Hanover to Hear Cell Tower Appeal
Hanover — The zoning board tonight will hold a public hearing on an appeal from AT&T after the panel turned down the cellular phone company’s earlier request to build a new communications tower overlooking downtown Hanover.
The request for a tower off Three Mile Road, on Moose Mountain, is part of continuing efforts by phone companies to upgrade high-speed wireless coverage to the college town.
AT&T wants to build a 150-foot tower less than a mile from an existing 395-foot tower owned by New Hampshire Public Television and located atop Moose Mountain. The taller tower was built in the 1960s and will soon reach the end of its lifetime, Town Manager Julia Griffin said.
AT&T had already ruled out the possibility of adding equipment to the older tower, and instead is asking the Hanover Zoning Board of Adjustment for permission to build its own, provided it doesn’t reach an agreement with NHPTV on rebuilding its aging facilities.
This is the latest stage in at least a year’s worth of debate involving AT&T, NHPTV and the town on replacing the tower and expanding wireless coverage in the area.
In April, the zoning board denied a proposal from AT&T to build the same structure. The zoning board has expressed concerns that a new tower would obscure local residents’ views of the mountain and change the character of the area, which includes sections of the Appalachian Trail.
The tower would be sited on land owned by Kay and Peter Shumway. Peter Shumway said that AT&T first approached him about a year ago, offering a five-year lease on his land. He preferred not to say how much he stood to make, because the plans weren’t yet definite.
His neighbor, Allen Koop, of 37 Three Mile Road, has submitted a statement that called Moose Mountain “the single most prominent natural feature in Hanover” and argued that “a second tower would detract more than twice as much” from the view.

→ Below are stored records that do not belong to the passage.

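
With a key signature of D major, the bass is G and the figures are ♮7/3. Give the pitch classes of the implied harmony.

The written figures ♮7/3 are shorthand for 7/5/3: the 5 is implied.
A third above G in this key is B.
A fifth above G in this key is D.
A seventh above G in this key is F#, made natural (F) by the ♮ figure.
Together with the bass G, this spells G dominant seventh in root position.

G, B, D, F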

AT&T already has a second tower on Moose Mountain, a temporary 120-foot-tall cellular-on-wheels tower, or COW, that sits next to the old tower and functions as a stopgap pending a permanent solution.
At the public hearing, which starts at 7 p.m. in Town Hall, AT&T will seek to renew approval of the COW for the coming year. Koop was also concerned that allowing a new tower would set a negative precedent.
“Granting the request for a second tower could lead to additional requests, leading to a cluster of unsightly towers,” he said in the statement.
In the proposal it submitted to the board last month, AT&T said that its plans allowed for other providers to add antenna arrays to the tower and thereby avoid building more structures.
In the meantime, consumers are clamoring for high-speed wireless coverage — access to 4G, in particular, which the temporary tower can’t provide.
“We hear fairly regularly from residents all over town two things: one, ‘Cellphone service is spotty,’ and two, ‘When are we going to get high-speed Internet that’s better than Comcast?’ ” Griffin said.
Griffin said her impression is that, compared to Lebanon and Hartford, Hanover’s service was falling behind, in part because of the town’s challenging topography.
After the public hearing tonight, the zoning board is expected to deliberate a week later on whether to allow the telecommunications company to build a new structure if its negotiations with NHPTV fail.
Although talks have dragged on for years, AT&T spokesman Will Keyser said on Wednesday that the company hoped to conclude discussion soon, provided all parties acted in good faith.
“We do feel like we’re close,” Keyser said.